Nel 1994, infatti, quando l’opera di Bobbio vide la luce, «si registrava, da un lato, la riscossa liberista contro la democrazia sociale e, dall’altro, la collocazione della destra in una cornice nazional-populista», nota ancora Urbinati. È in questo contesto che Bobbio, «rifiutando di sottoscrivere un’idea già allora diffusa, ovvero che questa distinzione fosse destinata al tramonto», scrisse febbrilmente la sua opera: «l’obiettivo di Destra e sinistra era di confutare l’idea che queste categorie fossero anacronistiche»; non lo erano allora e non lo sono, a maggior ragione e a ragion veduta, nemmeno oggi, a quasi due secoli e mezzo dal principio di questa metafora spaziale.

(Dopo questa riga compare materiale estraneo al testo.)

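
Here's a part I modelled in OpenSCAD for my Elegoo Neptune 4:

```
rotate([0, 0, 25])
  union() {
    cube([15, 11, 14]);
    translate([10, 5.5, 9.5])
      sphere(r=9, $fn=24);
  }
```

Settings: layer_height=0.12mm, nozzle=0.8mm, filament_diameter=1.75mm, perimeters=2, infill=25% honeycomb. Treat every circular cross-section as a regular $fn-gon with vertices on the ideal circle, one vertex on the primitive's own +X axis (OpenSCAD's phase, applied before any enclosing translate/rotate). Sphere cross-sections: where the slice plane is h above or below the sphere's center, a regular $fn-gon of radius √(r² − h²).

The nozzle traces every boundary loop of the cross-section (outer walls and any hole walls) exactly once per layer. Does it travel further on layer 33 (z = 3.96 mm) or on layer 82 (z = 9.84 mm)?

layer 82 (z = 9.84 mm)

Layer 33 (z = 3.96): the cube (footprint 15×11) is included at this height (perimeter 52.00 mm); the r=9 sphere at (10, 5.5) contributes a regular 24-gon of circumradius √(9²−5.54²) = 7.093 (perimeter = 2·24·7.093·sin(180°/24) = 44.44 mm); Taking the union: the regions partially overlap (shared area 123.48 mm²), so the edge portions inside another operand are dropped and the merged outline is re-measured after clipping — boundary = 54.59 mm; (rotated 25° about Z; rotation is an isometry so areas/perimeters/island counts are preserved). So its perimeter = 54.59 mm. Layer 82 (z = 9.84): the cube (footprint 15×11) is included at this height (perimeter 52.00 mm); the r=9 sphere at (10, 5.5) slices to a regular 24-gon of circumradius 8.994 (√(r²−h²) with h=0.34 from center) (perimeter = 2·24·8.994·sin(180°/24) = 56.35 mm); Combining (union): the regions partially overlap (shared area 146.75 mm²), so the edge portions inside another operand are dropped and the merged outline is re-measured after clipping — boundary = 61.39 mm; (whole slice rotated 25° about Z — lengths, areas and connectivity unchanged). So its perimeter = 61.39 mm. Layer 82 is larger (61.39 vs 54.59 mm).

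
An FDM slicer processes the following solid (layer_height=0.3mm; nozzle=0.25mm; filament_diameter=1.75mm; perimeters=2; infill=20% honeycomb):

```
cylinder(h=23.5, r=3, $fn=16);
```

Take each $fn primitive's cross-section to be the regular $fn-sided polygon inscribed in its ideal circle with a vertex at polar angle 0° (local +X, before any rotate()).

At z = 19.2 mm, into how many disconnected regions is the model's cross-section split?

At z = 19.2 mm: the cylinder: section is a regular 16-gon, circumradius r=3. The result has 1 disconnected region.

1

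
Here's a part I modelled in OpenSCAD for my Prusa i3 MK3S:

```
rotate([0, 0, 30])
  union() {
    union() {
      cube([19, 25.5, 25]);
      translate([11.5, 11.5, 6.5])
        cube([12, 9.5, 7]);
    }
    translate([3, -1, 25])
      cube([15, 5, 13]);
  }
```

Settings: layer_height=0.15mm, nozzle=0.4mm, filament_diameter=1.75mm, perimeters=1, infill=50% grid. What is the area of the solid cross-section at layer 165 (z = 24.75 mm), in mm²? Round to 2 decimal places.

484.50 mm²

At z = 24.75 mm: the cube (footprint 19×25.5) is included at this height (area 484.50 mm²); the cube at (11.5, 11.5) is absent (z outside [6.5, 13.5]); Taking the union: only the 19×25.5 cube is present, so the union is just that shape — area = 484.50 mm²; the cube at (3, -1) does not reach this height (z outside [25, 38]); Taking the union: only the result so far is present, so the union is just that shape — area = 484.50 mm²; (rotated 30° about Z; rotation is an isometry so areas/perimeters/island counts are preserved). Overall, the cross-section is a single solid region. Net area = 484.50 mm².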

È nella Rivoluzione francese che ha origine l’uso dei termini «destra» e «sinistra», intese in senso politico per indicare «posizionamenti» e relativi valori. Infatti nell’Assemblea nazionale legislativa che seguì la rivoluzione, dovendo semplificare, i «conservatori» sedettero casualmente a destra, mentre i «progressisti», altrettanto casualmente, a sinistra. Per duecento anni questa divisione tenne perfettamente: ogni essere umano con coscienza politica si sedette idealmente in un punto – più o meno a destra, a sinistra, o al centro – di quell’Assemblea che aveva fatto da matrice. Poi, due secoli più tardi, crollò il mondo comunista: era la fine della Guerra fredda. Il «secolo breve» di Eric J. Hobsbawm giunse al termine, non le categorie che ne avevano generato alcuni dei tratti fondamentali.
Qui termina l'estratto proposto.